During the days of the Khmer Rouge in Cambodia, marriages were arranged and conducted at the behest of the government for the sole purpose of increasing the workforce, and the children of those marriages were removed from the couple (who seldom were permitted to co-habitate) as quickly as feasible.
The fact that the Western countries have -- over time -- successfully re-defined a concept of marriage to include equal rights between members of the marriage is an anomaly when compared to the state of marriage in most of the world's nations.
The U.S. and other Western countries -- by moving the legal path of marriage towards equality -- has strengthened individual freedoms, so that people now have a choice to take on their roles. These countries have strengthened the fabric of society by building a more just framework for raising children, for recognizing individual and family contributions, and for rewarding functioning family structures.
But traditional marriage, as found in too many other countries, is a means of restricting the rights of a particular underclass of citizens who happen to be women.
Proposition 8 -- the constitutional amendment that has been approved by the voters of California -- runs counter to the trajectory of civil rights. By defining marriage as an
exclusive state -- solely recognized as a relationship between members of the opposite sex -- Prop 8 reinforces a status quo in which
social mores' are more important than
human rights.
It removes individual choice and it separates and castigates individuals who have freely choosen to enter into binding marital relationships. These kinds of relationships have been a constructive part of our society for millenniums, and interjecting a state-sanctioned formulation that excludes certain individuals is detrimental to the very family values these proponents profess to support.

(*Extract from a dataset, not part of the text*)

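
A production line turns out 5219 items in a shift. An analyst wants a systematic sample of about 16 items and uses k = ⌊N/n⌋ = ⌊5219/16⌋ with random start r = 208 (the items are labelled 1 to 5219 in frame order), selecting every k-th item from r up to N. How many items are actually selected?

k = ⌊5219/16⌋ = 326
Achieved size = ⌊(5219 − 208)/326⌋ + 1 = ⌊5011/326⌋ + 1 = 15 + 1 = 16
(last selection: 208 + 15×326 = 5098 ≤ 5219; next would be 5424 > 5219)

16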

Marriage is not simply a relationship between man and woman, and it should not be defined as such: It is a relationship between the society and individuals, shielding the relationship from state intervention and providing it with a legal framework for protecting its members for the
benefit of the society.
Proponents of Prop 8 contend that legal domestic partnership is the equivalent to a socially sanctioned and legitimized marriage. But they might also look at the historic results of similar laws that once defined separate-but-equal states in this country, and the laws of apartheid in other nations. Those histories demonstrate that when two classes of citizens are defined by the state, they result in unequal treatment and the destruction of the very institutions that the laws were purporting to protect.
Individuals of age who freely join together in a relationship to build upon family values should not be struggling with the extra weight of this civil rights fight. Our families, who are already facing so many obstacles in holding together their relationships, should not be pitted one against the other over the sexual orientation of their neighbors -- gay, straight, or otherwise. There is too much that needs to be done to improve our society for the benefit of our children.
Proposition 8 was clearly an
anti-civil rights proposition. The California state constitutional amendment that it promoted now needs to be repealed -- for the benefit of all of our families.